GOG/William Fowler Collins - "Malpais" (2011) [Utech Records]

So recently there's been a bit of an obsession with the "old west" in the music scene. What with Earth's resurrection, Cormac McCarthy's surge of popularity with the recent generation, and this recent mass influx of "modern Westerns" in American cinema we find more bands adding a bit of the "spice" and "dryness" to their sound. Now, I'm a big fan of anything Morricone-esque, however, a lot of these bands are starting to sound similar; they all draw from that similar, soundtrack-centered sound base. Some fresh air is needed to breathe some vitality back into the scene; something outside the realm of melody that really grasps the essence of what these people are trying to do...enter the collaborative sonic duo of New Mexico resident William Fowler Collins and Arizona native Mike Bjella's GOG.

"Malpais" literally translates from Spanish as "badland" or "bad country" - an area of eroded volcanic rock and uncharacteristic aridity that prevents any sort of plant life survival. Badlands, especially the iconic, eponymous Badlands in the Dakotas, can stretch for miles, leaving nary a slight wisp of green as far as the eye can see (check out the cover for a stirring example) This crumbling, lifeless yet organic hopelessness is echoed masterfully in Bjella and Collins's 5-part sound meditations, dedicated to the Malpaises.

I like to think of this album as a sonic representation of a dust-storm, moving majestically over the badlands. Beginning with the hollow echo of "Fire in the Valley," The lumbering giant slowly ambles across the arid plains and yet it seems distant, as if you've sought refuge in a tent, a cave, your car. It fluctuates in intensity, growing louder and softer. Eventually you are met with with a pulse - is it your heartbeat? Or is it the vestiges of some long-dead native tribe, left to echo across these dead lands?
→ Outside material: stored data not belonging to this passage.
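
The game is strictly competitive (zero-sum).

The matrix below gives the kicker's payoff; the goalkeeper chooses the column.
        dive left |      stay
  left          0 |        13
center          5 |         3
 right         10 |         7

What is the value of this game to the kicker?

Row center is strictly dominated by row right, so the kicker never plays it.
The remaining 2×2 game on (left, right) × (dive left, stay) has no saddle point. Let the kicker play left with probability p; indifference gives 10(1−p) = 13p + 7(1−p), so p = 3/16.
Similarly the goalkeeper's optimal q on dive left is 3/8, and the value is 0·(3/8) + (13)·(5/8) = 65/8.

65/8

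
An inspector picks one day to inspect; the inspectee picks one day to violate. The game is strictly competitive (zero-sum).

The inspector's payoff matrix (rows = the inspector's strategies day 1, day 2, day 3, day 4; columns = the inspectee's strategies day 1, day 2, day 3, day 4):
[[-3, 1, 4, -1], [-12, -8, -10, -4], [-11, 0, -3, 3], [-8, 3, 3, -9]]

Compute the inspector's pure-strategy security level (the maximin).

The worst-case payoff for each row is day 1: -3, day 2: -12, day 3: -11, day 4: -9.
The best of these is -3.

-3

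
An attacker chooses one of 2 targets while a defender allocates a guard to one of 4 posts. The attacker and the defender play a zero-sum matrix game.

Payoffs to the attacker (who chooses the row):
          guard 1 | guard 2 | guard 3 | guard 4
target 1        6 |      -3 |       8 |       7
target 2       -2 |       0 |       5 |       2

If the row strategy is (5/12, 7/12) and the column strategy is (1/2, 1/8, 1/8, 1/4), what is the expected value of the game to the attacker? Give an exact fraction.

Against (1/2, 1/8, 1/8, 1/4), each row's expected payoff is target 1: 43/8; target 2: 1/8.
Taking the (5/12, 7/12)-weighted average: (5/12)·(43/8) + (7/12)·(1/8) = 37/16.

37/16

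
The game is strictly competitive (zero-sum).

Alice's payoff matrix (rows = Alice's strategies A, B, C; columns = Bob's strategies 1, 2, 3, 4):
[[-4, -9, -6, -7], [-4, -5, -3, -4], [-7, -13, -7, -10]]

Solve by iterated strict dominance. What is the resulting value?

Row C is strictly dominated by row A (-4>-7, -9>-13, -6>-7, -7>-10); eliminate C.
Column 4 is strictly dominated by 2 for Bob (-9<-7, -5<-4); eliminate 4.
Column 3 is strictly dominated by 2 for Bob (-9<-6, -5<-3); eliminate 3.
Column 1 is strictly dominated by 2 for Bob (-9<-4, -5<-4); eliminate 1.
Row A is strictly dominated by row B (-5>-9); eliminate A.
Only (B, 2) remains, with payoff -5.

-5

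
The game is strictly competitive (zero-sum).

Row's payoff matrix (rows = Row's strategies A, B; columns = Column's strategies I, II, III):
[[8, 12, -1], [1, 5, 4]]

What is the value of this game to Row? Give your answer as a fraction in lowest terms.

11/4

Column II is strictly dominated by I for Column (it gives Row more in every row).
The remaining 2×2 game on (A, B) × (I, III) has no saddle point. Let Row play A with probability p; indifference gives 8p + (1−p) = −p + 4(1−p), so p = 1/4.
Similarly Column's optimal q on I is 5/12, and the value is 8·(5/12) + (-1)·(7/12) = 11/4.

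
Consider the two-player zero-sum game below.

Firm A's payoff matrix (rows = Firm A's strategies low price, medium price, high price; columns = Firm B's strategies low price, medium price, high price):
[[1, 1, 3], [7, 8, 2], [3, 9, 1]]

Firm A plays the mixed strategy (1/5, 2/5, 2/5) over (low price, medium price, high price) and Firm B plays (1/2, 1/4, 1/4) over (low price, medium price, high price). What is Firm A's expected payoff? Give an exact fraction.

Against (1/2, 1/4, 1/4), each row's expected payoff is low price: 3/2; medium price: 6; high price: 4.
Taking the (1/5, 2/5, 2/5)-weighted average: (1/5)·(3/2) + (2/5)·(6) + (2/5)·(4) = 43/10.

43/10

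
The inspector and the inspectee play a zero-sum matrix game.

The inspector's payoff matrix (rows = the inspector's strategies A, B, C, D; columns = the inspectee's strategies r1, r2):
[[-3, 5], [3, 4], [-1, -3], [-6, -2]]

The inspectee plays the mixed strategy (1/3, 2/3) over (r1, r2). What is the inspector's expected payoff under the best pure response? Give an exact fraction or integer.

11/3

A: (-3)·(1/3) + (5)·(2/3) = 7/3.
B: (3)·(1/3) + (4)·(2/3) = 11/3.
C: (-1)·(1/3) + (-3)·(2/3) = -7/3.
D: (-6)·(1/3) + (-2)·(2/3) = -10/3.
The best pure response is B with expected payoff 11/3.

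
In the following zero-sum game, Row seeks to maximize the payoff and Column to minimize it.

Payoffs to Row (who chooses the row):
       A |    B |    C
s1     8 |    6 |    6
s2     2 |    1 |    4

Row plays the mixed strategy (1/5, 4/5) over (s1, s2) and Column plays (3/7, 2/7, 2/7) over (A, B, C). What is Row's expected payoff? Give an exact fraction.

Against (3/7, 2/7, 2/7), each row's expected payoff is s1: 48/7; s2: 16/7.
Taking the (1/5, 4/5)-weighted average: (1/5)·(48/7) + (4/5)·(16/7) = 16/5.

16/5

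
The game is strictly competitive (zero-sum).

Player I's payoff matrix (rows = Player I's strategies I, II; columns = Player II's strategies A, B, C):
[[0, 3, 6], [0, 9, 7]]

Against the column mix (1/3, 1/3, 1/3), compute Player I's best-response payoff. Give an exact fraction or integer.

I: (0)·(1/3) + (3)·(1/3) + (6)·(1/3) = 3.
II: (0)·(1/3) + (9)·(1/3) + (7)·(1/3) = 16/3.
The best pure response is II with expected payoff 16/3.

16/3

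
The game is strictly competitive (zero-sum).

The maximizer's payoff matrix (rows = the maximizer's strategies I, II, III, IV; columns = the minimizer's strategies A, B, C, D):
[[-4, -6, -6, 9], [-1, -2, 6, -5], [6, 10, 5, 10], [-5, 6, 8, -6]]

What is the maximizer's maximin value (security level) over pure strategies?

The worst-case payoff for each row is I: -6, II: -5, III: 5, IV: -6.
The best of these is 5.

5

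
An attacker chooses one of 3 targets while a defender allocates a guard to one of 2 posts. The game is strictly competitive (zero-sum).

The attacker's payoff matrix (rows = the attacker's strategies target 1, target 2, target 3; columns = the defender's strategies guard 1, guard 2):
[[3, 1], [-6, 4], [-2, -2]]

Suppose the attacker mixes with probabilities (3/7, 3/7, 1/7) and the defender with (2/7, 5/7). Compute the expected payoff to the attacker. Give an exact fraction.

43/49

Against (2/7, 5/7), each row's expected payoff is target 1: 11/7; target 2: 8/7; target 3: -2.
Taking the (3/7, 3/7, 1/7)-weighted average: (3/7)·(11/7) + (3/7)·(8/7) + (1/7)·(-2) = 43/49.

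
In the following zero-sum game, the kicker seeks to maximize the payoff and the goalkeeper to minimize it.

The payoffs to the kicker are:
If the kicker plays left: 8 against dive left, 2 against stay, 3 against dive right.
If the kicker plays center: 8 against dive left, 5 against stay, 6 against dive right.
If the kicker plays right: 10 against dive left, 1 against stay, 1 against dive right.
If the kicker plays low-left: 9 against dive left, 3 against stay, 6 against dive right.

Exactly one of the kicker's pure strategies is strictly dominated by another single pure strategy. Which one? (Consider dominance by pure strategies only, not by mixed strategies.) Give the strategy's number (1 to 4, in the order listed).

1

Compare left with low-left: 9 > 8, 3 > 2, 6 > 3.
So low-left strictly dominates left for the kicker; left is strictly dominated.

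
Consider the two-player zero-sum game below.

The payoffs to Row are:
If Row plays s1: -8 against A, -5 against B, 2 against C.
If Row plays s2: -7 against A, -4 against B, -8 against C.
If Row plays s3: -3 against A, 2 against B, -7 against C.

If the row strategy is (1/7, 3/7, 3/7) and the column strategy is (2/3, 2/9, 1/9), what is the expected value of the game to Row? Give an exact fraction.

Against (2/3, 2/9, 1/9), each row's expected payoff is s1: -56/9; s2: -58/9; s3: -7/3.
Taking the (1/7, 3/7, 3/7)-weighted average: (1/7)·(-56/9) + (3/7)·(-58/9) + (3/7)·(-7/3) = -293/63.

-293/63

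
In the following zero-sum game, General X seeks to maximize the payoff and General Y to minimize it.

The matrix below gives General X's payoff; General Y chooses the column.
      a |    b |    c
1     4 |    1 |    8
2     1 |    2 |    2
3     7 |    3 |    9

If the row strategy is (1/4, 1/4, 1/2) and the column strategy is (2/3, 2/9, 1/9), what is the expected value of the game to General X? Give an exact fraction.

Against (2/3, 2/9, 1/9), each row's expected payoff is 1: 34/9; 2: 4/3; 3: 19/3.
Taking the (1/4, 1/4, 1/2)-weighted average: (1/4)·(34/9) + (1/4)·(4/3) + (1/2)·(19/3) = 40/9.

40/9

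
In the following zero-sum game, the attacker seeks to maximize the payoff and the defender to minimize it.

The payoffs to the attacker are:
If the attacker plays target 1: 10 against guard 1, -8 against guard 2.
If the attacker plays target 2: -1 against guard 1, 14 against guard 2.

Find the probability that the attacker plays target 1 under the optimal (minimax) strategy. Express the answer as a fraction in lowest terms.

Row minima are -8 and -1, so the attacker's maximin is -1; column maxima are 10 and 14, so the defender's minimax is 10. These differ, so the equilibrium is in mixed strategies.
Let the attacker play target 1 with probability p. The defender is indifferent when 10p − (1−p) = −8p + 14(1−p), giving p = 5/11.

5/11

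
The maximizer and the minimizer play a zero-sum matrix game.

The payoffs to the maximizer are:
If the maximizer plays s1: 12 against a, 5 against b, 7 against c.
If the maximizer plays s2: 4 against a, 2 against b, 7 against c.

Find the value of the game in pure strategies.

Row minima: 5, 2 → the maximizer's maximin is 5.
Column maxima: 12, 5, 7 → the minimizer's minimax is 5.
They coincide at (s1, b), so the value is 5.

5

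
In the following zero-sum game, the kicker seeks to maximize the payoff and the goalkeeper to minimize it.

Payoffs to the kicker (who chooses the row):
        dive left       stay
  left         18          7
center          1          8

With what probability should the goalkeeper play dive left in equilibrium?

Row minima are 7 and 1, so the kicker's maximin is 7; column maxima are 18 and 8, so the goalkeeper's minimax is 8. These differ, so the equilibrium is in mixed strategies.
Let the goalkeeper play dive left with probability q. The kicker is indifferent when 18q + 7(1−q) = q + 8(1−q), giving q = 1/18.

1/18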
The storm continues, this time much more alien, metallic, with the drum/heartbeat becoming one with the haze...and suddenly it just...stops. You leave your huddle to see that, aside from some dusty residue here and there, nothing's changed, and the pensive, extreme and empty bass of "Of Ash and Wind" leaves you wondering, is this my effect on life? Am I merely a speck of dust in a sandstorm, leaving no noticeable mark on the world? Existential and fragile, you sit and think for a while.

Very much a "headphones" album, unless you have a great subwoofer, "Malpais" is the perfect marriage of William Fowler Collins's subtle, shifting noise with GOG's amplifier-worship drone. Though I enjoyed this collaboration, I do understand people's hesitance towards the droning, noisier side of things, and that's perfectly fine; this music isn't for anyone. For those of you who are brave and patient enough to venture into this more "advanced" side of music, "Malpais" is the thing for you. And for those of us who enjoy reading, be sure to grab your favorite Cormac McCarthy novel (mine being Blood Meridian) and read it with "Malpais" as a companion piece; you will see it with new eyes.

Be sure to see both GOG and William Fowler Collins, as well as pick up this wondrous collaboration, at URMF (or Utech Records Music Festival) in Milwaukee on June 11th, where they will share the stage with such acts as Locrian, Mamiffer, House of Low Culture, Horseback, and many, many more.